Ce pilier historique de la droite sénatoriale, propulsé ministre de Nicolas Sarkozy en juin 2009, reconnaît ainsi qu’il a bénéficié d’un virement automatique de 4 000 euros par mois depuis un compte bancaire du groupe UMP du Sénat, à l’époque où il était au gouvernement.
D’après les documents en notre possession, ces versements cachés ont duré jusqu’en mars 2011, soit pendant vingt et un mois. Ils émanaient d’un compte bancaire secret ouvert chez HSBC au nom du « groupe UMP du Sénat », distinct du compte officiel du groupe, d'ailleurs placé dans une tout autre banque (voir notre précédent article sur cette cagnotte visiblement réservée à une poignée d’anciens Républicains indépendants, rivaux historiques du RPR).

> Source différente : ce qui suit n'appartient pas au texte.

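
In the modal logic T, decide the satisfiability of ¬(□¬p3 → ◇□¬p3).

Unsatisfiable (every branch closes)

1. ¬(□¬p3 → ◇□¬p3), 0
2. □¬p3, 0
3. ¬◇□¬p3, 0
4. ¬p3, 0
5. ¬□¬p3, 0
6. p3, 1
7. ¬p3, 1
Accessibility: 0R0, 0R1, 1R1
Branch closes: p3 and ¬p3 both at 1.
(One branch shown.) All branches close.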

En clair, des fonds secrets d'origine publique, théoriquement destinés à financer des activités parlementaires, ont servi à doper en cachette le salaire d'un ministre de la République (qui avoisinait déjà les 14 000 euros). « C'est hallucinant », commentait ce week-end un conseiller haut placé dans les arcanes du parlement.

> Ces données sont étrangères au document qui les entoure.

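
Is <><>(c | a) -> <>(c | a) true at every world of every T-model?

Tableau for the negation ~(<><>(c | a) -> <>(c | a)):
1. ~(<><>(c | a) -> <>(c | a)), u
2. <><>(c | a), u
3. ~<>(c | a), u
4. ~(c | a), u
5. ~c, u
6. ~a, u
7. <>(c | a), v
8. ~(c | a), v
9. ~c, v
10. ~a, v
11. c | a, w
12. a, w
Accessibility: uRu, uRv, vRv, vRw, wRw
The negation has an open branch (countermodel exists).

No, not valid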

Cette mise sous perfusion d'un ministre heurte en effet le principe de séparation des pouvoirs inscrit dans la Déclaration des droits de l'homme et du citoyen dès 1789 (« Toute Société dans laquelle (...) la séparation des Pouvoirs n'est pas déterminée n'a point de Constitution »). Elle choque d'autant plus que Henri de Raincourt a été chargé des « relations avec le parlement » dans le gouvernement Fillon (avant d'être transféré à la « coopération »).

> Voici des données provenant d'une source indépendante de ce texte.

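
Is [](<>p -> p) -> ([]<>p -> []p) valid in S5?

Tableau for the negation ~([](<>p -> p) -> ([]<>p -> []p)):
1. ~([](<>p -> p) -> ([]<>p -> []p)), u
2. [](<>p -> p), u   [~->-rule on 1]
3. ~([]<>p -> []p), u   [~->-rule on 1]
4. []<>p, u   [~->-rule on 3]
5. ~[]p, u   [~->-rule on 3]
6. <>p -> p, u   [[]-rule on 2 via uRu]
7. <>p, u   [[]-rule on 4 via uRu]
8. ~<>p, u   [->-rule on 6 (branches; this branch)]
9. ~p, u   [~<>-rule on 8 via uRu]
10. ~p, v   [~[]-rule on 5: fresh world v, uRv]
11. <>p -> p, v   [[]-rule on 2 via uRv]
12. <>p, v   [[]-rule on 4 via uRv]
13. ~<>p, v   [->-rule on 11 (branches; this branch)]
14. p, w   [<>-rule on 7: fresh world w, uRw]
15. <>p -> p, w   [[]-rule on 2 via uRw]
16. <>p, w   [[]-rule on 4 via uRw]
17. ~p, w   [~<>-rule on 8 via uRw]
Accessibility: uRu, uRv, uRw, vRu, vRv, vRw, wRu, wRv, wRw
Branch closes: p and ~p both at w.
All branches of the negation close; one closing branch shown above.

Yes, valid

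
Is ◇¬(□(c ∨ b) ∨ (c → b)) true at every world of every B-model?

Tableau for the negation ¬◇¬(□(c ∨ b) ∨ (c → b)):
1. ¬◇¬(□(c ∨ b) ∨ (c → b)), w0
2. □(c ∨ b) ∨ (c → b), w0   [¬◇-rule on 1 via w0Rw0]
3. c → b, w0   [∨-rule on 2 (branches; this branch)]
4. b, w0   [→-rule on 3 (branches; this branch)]
Accessibility: w0Rw0
The negation has an open branch (countermodel exists).

Invalid (countermodel exists)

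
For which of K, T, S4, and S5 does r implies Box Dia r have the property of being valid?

S4-tableau for the negation not (r implies Box Dia r):
1. not (r implies Box Dia r), w0
2. r, w0   [neg-implies-rule on 1]
3. not Box Dia r, w0   [neg-implies-rule on 1]
4. not Dia r, w1   [neg-Box-rule on 3: fresh world w1, w0Rw1]
5. not r, w1   [neg-Dia-rule on 4 via w1Rw1]
Accessibility: w0Rw0, w0Rw1, w1Rw1
Complete open branch: countermodel on an S4-frame, so not valid in S4, nor in K, T (the same frame is also a K-frame and a T-frame).
S5-tableau for the negation not (r implies Box Dia r):
1. not (r implies Box Dia r), w0
2. r, w0   [neg-implies-rule on 1]
3. not Box Dia r, w0   [neg-implies-rule on 1]
4. not Dia r, w1   [neg-Box-rule on 3: fresh world w1, w0Rw1]
5. not r, w0   [neg-Dia-rule on 4 via w1Rw0]
Accessibility: w0Rw0, w0Rw1, w1Rw0, w1Rw1
Branch closes: r and not r both at w0.
Every branch closes (one shown): valid in S5.

S5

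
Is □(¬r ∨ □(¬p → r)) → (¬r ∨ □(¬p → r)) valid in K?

Invalid (countermodel exists)

Tableau for the negation ¬(□(¬r ∨ □(¬p → r)) → (¬r ∨ □(¬p → r))):
1. ¬(□(¬r ∨ □(¬p → r)) → (¬r ∨ □(¬p → r))), w0
2. □(¬r ∨ □(¬p → r)), w0
3. ¬(¬r ∨ □(¬p → r)), w0
4. r, w0
5. ¬□(¬p → r), w0
6. ¬(¬p → r), w1
7. ¬p, w1
8. ¬r, w1
9. ¬r ∨ □(¬p → r), w1
10. □(¬p → r), w1
Accessibility: w0Rw1
The negation has an open branch (countermodel exists).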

Conscient du paradoxe, l’intéressé est bien obligé, interrogé par L'Yonne républicaine, d'admettre quelques torts. « Rétrospectivement, le problème étant aujourd'hui sur la table, il est bien évident que nous aurions suspendu (les versements, ndlr) », lâche Henri de Raincourt, en admettant « une mauvaise pratique ». Ce pur produit du sérail entré au palais du Luxembourg en 1986, fils de sénateur et petit-fils de conseiller général, marié à la fille d’un ancien député, regretterait presque : « Je suis conscient que ce qui se pratiquait à la bonne franquette ne soit plus accepté par l'opinion. »
Relancé lundi par Mediapart, l'élu continue toutefois de fuir nos questions. Elles sont multiples : y avait-il une contrepartie à ce virement de 4 000 euros par mois ? Ne faut-il pas considérer que ces versements automatiques ont constitué un revenu ? Henri de Raincourt l'a-t-il déclaré au fisc ? En a-t-il fait mention dans ses déclarations à la Haute autorité pour la transparence de la vie publique (HAT), chargée de contrôler le patrimoine et les conflits d'intérêts des élus ?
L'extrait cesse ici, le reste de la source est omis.